No. Censia’s services represent a significant improvement over traditional candidate recruiting and evaluation. Censia’s processing is necessary to provide the advanced services to employers that Censia provides. The processing is minimally intrusive.

The Rights and Interests of the Data Subjects (“Balancing Test”)

The ICO states that for legitimate interest to be a valid basis of processing “you must balance your interests against the individual’s… if they would not reasonably expect the processing, or if it would cause unjustified harm, their interests are likely to override your legitimate interests.”

The ICO has identified the following questions as relevant for the necessity test of a legitimate interest analysis, and Censia has answered them as follows:

·         What is the nature of your relationship with the individual?

The data subject has made certain information available for career and other public purposes on the expectation that such information may be used by third parties for purposes like matching the data subject with employment opportunities.

·         Is any of the data particularly sensitive or private?

No. All data is high-level publicly available personal data, commonly available via the use of basic internet search or through public postings. The data is similar to what might be accessed by a third party recruiting or HR professional.

·         Would people expect you to use their data in this way?

In many cases the data subject may even hope that data is processed by Censia so that they can be matched with a potential employer. Many data subjects made their data public in the hopes of finding a career opportunity. In other cases, data was made public by data subjects who understood that it would be available and accessible to third parties.

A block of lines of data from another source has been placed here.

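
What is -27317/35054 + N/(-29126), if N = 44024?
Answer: -1169426119/510491402 ≈ -2.2908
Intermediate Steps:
-27317/35054 + N/(-29126) = -27317/35054 + 44024/(-29126) = -27317*1/35054 + 44024*(-1/29126) = -27317/35054 - 22012/14563 = -1169426119/510491402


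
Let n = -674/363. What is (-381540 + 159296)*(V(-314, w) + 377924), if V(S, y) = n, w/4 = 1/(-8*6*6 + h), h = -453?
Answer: -2771700650552/33 ≈ -8.3991e+10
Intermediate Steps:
w = -4/741 (w = 4/(-8*6*6 - 453) = 4/(-48*6 - 453) = 4/(-288 - 453) = 4/(-741) = 4*(-1/741) = -4/741 ≈ -0.0053981)
n = -674/363 (n = -674*1/363 = -674/363 ≈ -1.8567)
V(S, y) = -674/363
(-381540 + 159296)*(V(-314, w) + 377924) = (-381540 + 159296)*(-674/363 + 377924) = -222244*137185738/363 = -2771700650552/33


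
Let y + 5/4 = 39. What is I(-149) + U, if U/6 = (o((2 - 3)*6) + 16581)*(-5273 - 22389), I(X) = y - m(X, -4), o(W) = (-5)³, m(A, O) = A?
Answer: -10924940181/4 ≈ -2.7312e+9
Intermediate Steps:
y = 151/4 (y = -5/4 + 39 = 151/4 ≈ 37.750)
o(W) = -125
I(X) = 151/4 - X
U = -2731235232 (U = 6*((-125 + 16581)*(-5273 - 22389)) = 6*(16456*(-27662)) = 6*(-455205872) = -2731235232)
I(-149) + U = (151/4 - 1*(-149)) - 2731235232 = (151/4 + 149) - 2731235232 = 747/4 - 2731235232 = -10924940181/4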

·         Are you happy to explain it to them?

Yes. Though parts of the processing are complex, the purpose and goal of the processing is not and is easily explainable to a data subject. Censia is happy to do so, and is confident that the majority of data subjects would appreciate the chance at additional career opportunities.

·         Are some people likely to object or find it intrusive?

It is unlikely that a data subject would find it intrusive, Censia’s processing does not use data that is not widely and publicly available or data types that are more sensitive or not commonly processed by a wide range of entities. It is always possible that a data subject objects to any form of processing, but Censia believes this would be a rare data subject.

·         What is the possible impact on the individual?

There is very little negative impact on the individual. In most cases, individuals will not know that an employer has decided not to pursue them for a role. Even in a catastrophic data breach (which Censia has taken reasonable steps to prevent) the personal data exposed would already be available to bad actors through multiple other channels with less effort.

·         How big an impact might it have on them?

Any negative impact would be extremely small. It would likely amount to certain employers having high level data about the data subject that the data subject would not have spent effort to disclose to the employer on their own, or rejection for a role that the data subject would likely not have even been identified as a possible candidate for without Censia’s services.

·         Are you processing children’s data?

No, and have taken reasonable steps to insure so.

·         Are any of the individuals vulnerable in any other way?

Not that Censia has identified.

·         Can you adopt any safeguards to minimize the impact?

Censia is focused on data protection generally and has taken a variety of measures to minimize impact to data subjects such as securing processed data, data minimization, and data quality initiatives. Censia also reviews its service providers and data enrichment providers, conducting due diligence to help ensure they treat data properly.

·         Can you offer an opt-out?

·         Yes, Censia would honor all opt-out requests and would not seek exceptions to the opt-out requirement.


The LIA set forth above includes the justification for Censia’s legitimate interest processing. Censia has concluded that its legitimate interests outweigh and risk to the data subjects and thus processing is permitted on the basis of legitimate interest.